И тут Хлое нет чтобы ответить «Хорошо, а у тебя», как сделал бы на её месте любой нормальный человек, так нет — из неё полился поток жалоб, из которого я не вычленил ничего стоящего. Я смутно понял, что она слишком поздно вернулась с прошлой тусовки, завалилась спать и проспала свой день рождения, до конца которого остаётся меньше трёх часов.
— Это плохо, сис, давай, подъезжай, спасём твою днюху. У меня есть кое-что, что тебе понравится.
Естественно, она тут же подскочила, как ужаленная, и побежала натягивать дурацкие чёрно-розовые наряды, года так из две тысячи восьмого или девятого родом, потом менять их (она переоделась раза три), краситься…
Когда Хлоя вышла навстречу летнему вечеру и открыла дверь машины, мне было так скучно, что я готовился сойти с ума с минуты на минуту. Стоило ей нажать на газ, я приказал себе прекратить смотреть этот артхаус. Хватит!
В ушах моих загудело — словно я стоял в шаге от реактивного двигателя.

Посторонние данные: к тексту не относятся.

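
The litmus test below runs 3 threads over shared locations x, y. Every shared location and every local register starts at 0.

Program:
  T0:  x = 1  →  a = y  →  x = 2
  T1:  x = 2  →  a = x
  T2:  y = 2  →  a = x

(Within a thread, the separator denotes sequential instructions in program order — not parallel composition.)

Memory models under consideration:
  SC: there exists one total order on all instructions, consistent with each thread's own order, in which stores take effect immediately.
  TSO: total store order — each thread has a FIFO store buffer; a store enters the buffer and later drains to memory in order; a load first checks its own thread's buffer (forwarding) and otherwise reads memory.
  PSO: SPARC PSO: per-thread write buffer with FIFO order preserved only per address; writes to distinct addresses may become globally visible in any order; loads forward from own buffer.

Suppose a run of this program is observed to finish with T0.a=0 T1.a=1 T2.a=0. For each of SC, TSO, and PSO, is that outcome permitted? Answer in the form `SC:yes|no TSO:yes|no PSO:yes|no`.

outcome vector order: (T0.a,T1.a,T2.a)
[SC] allowed = {<0 1 1> <0 1 2> <0 2 1> <0 2 2> <2 1 0> <2 1 1> <2 1 2> <2 2 0> <2 2 1> <2 2 2>}
[TSO] allowed = {<0 1 0> <0 1 1> <0 1 2> <0 2 0> <0 2 1> <0 2 2> <2 1 0> <2 1 1> <2 1 2> <2 2 0> <2 2 1> <2 2 2>}
[PSO] allowed = {<0 1 0> <0 1 1> <0 1 2> <0 2 0> <0 2 1> <0 2 2> <2 1 0> <2 1 1> <2 1 2> <2 2 0> <2 2 1> <2 2 2>}
target <0 1 0> ∈ {TSO,PSO}

SC:no TSO:yes PSO:yes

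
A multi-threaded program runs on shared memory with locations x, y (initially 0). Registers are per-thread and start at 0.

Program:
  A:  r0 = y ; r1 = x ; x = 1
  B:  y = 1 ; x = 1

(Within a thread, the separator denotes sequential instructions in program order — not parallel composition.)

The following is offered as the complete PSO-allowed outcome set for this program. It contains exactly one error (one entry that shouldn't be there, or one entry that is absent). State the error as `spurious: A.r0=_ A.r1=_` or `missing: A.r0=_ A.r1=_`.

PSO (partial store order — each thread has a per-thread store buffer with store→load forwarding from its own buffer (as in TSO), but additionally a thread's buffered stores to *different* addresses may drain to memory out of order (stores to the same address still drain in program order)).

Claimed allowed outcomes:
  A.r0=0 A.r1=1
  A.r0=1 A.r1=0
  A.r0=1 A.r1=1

outcome vector order: (A.r0,A.r1)
PSO: 4 outcomes — {<0 0>, <0 1>, <1 0>, <1 1>}
PSO∖claimed = {<0 0>}

missing: A.r0=0 A.r1=0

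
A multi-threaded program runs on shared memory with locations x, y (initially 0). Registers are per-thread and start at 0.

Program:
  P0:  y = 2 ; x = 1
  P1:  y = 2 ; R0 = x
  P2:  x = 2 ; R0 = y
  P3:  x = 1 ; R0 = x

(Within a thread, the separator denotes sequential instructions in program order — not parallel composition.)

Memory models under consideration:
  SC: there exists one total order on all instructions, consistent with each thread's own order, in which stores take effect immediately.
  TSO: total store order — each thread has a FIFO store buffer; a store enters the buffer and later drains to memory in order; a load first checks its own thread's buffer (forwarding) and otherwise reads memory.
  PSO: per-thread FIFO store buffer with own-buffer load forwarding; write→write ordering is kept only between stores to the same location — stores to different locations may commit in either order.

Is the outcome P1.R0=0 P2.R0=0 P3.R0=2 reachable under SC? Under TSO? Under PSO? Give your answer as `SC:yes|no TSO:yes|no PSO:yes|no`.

SC:no TSO:yes PSO:yes

outcome vector order: (P1.R0,P2.R0,P3.R0)
SC (10): (0,2,1) (0,2,2) (1,0,1) (1,0,2) (1,2,1) (1,2,2) (2,0,1) (2,0,2) (2,2,1) (2,2,2)
TSO (12): (0,0,1) (0,0,2) (0,2,1) (0,2,2) (1,0,1) (1,0,2) (1,2,1) (1,2,2) (2,0,1) (2,0,2) (2,2,1) (2,2,2)
PSO (12): (0,0,1) (0,0,2) (0,2,1) (0,2,2) (1,0,1) (1,0,2) (1,2,1) (1,2,2) (2,0,1) (2,0,2) (2,2,1) (2,2,2)
target (0,0,2) ∈ {TSO,PSO}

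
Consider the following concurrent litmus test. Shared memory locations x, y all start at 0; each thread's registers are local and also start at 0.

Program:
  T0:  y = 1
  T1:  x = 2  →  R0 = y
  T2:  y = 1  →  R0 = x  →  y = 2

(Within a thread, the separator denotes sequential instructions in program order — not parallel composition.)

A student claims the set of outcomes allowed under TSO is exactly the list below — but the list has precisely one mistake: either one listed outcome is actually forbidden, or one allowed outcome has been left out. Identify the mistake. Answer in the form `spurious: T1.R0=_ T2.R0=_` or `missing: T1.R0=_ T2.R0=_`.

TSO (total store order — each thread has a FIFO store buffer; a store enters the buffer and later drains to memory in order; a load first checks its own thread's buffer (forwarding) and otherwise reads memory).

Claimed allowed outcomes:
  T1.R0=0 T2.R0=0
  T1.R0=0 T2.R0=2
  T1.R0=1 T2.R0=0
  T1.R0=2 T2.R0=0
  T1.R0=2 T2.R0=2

outcome vector order: (T1.R0,T2.R0)
under TSO → 0/0, 0/2, 1/0, 1/2, 2/0, 2/2
TSO∖claimed = {1/2}

missing: T1.R0=1 T2.R0=2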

Картинка потемнела, и я провалился в лабиринт из множества широких труб, полетел по известному одному Хаосу маршруту. Мне почудился другой человек, наряженный в чудной костюм, похожий на средневековый; я знал, что он так же, как и я, смотрит кино чужими глазами. Он не видел меня; а я мог наблюдать его лишь одно мгновение, и этого хватило, чтобы ощутить глубину исходящего от него зла. Нет, не так — Зла с большой буквы. Меня охватил панический ужас, ровно такой, как когда Доктор «повесил» меня. Если бы у меня в тот момент было тело из плоти и крови, его сердце, пожалуй, тотчас отказало бы.
Когда меня выбросило обратно в Лимб, я был покрыт ледяным потом и весь дрожал. Тот человек… вряд ли это вообще человек… я не должен был его увидеть.
Доктор недовольно хмурился. И я понял — эти двое принадлежали к одному виду. Или, как минимум, Доктор был ближе к тому воплощению зла, чем ко мне. А я ведь даже не мог объяснить, что вызывало во мне такой страх! С виду человек, как человек…
— Чего это вы не стали досматривать? Неинтересно?
— Пусть у меня впереди вечность, я не собираюсь тратить её на зрелище, как кто-то жрёт и гадит.
Мучитель на кресте вздохнул.
— Это ж надо было всё так испортить. Её история в чём-то интересней вашей.
— Тем более не хочу смотреть, — сказал я. — А то вдруг от зависти позеленею.
— Тот праздник закончился для неё групповым изнасилованием, — вкрадчиво произнёс Доктор.
— Ну и что?
— Как что?! Вам всё равно?
— Да вообще плевать. Сомневаюсь, что когда её пустили по кругу, ей было больнее, чем когда она превратилась в головёшку.
— Психическая боль и физическая — вещи несравнимые, вам ли не знать?
— Я слыхал, что «психическая боль» — оправдание для нытиков.
— Какая потрясающая поверхностность.
Я отцепил зеркало и отвернул его к стене. Когда я, полный торжества, обернул к распятию на стене, его уже не было. Теперь голос Доктора зазвучал прямиком мне в мозг.
— …так вот, когда на ней надругались — обратите внимание, в её собственный день рождения, наша Хлоя запомнила лицо каждого насильника.
Я невольно взглянул на её собственное лицо — оно уже была покрыта розовой кожей. Один огромный шрам от лба до кромки волос, б-р-р.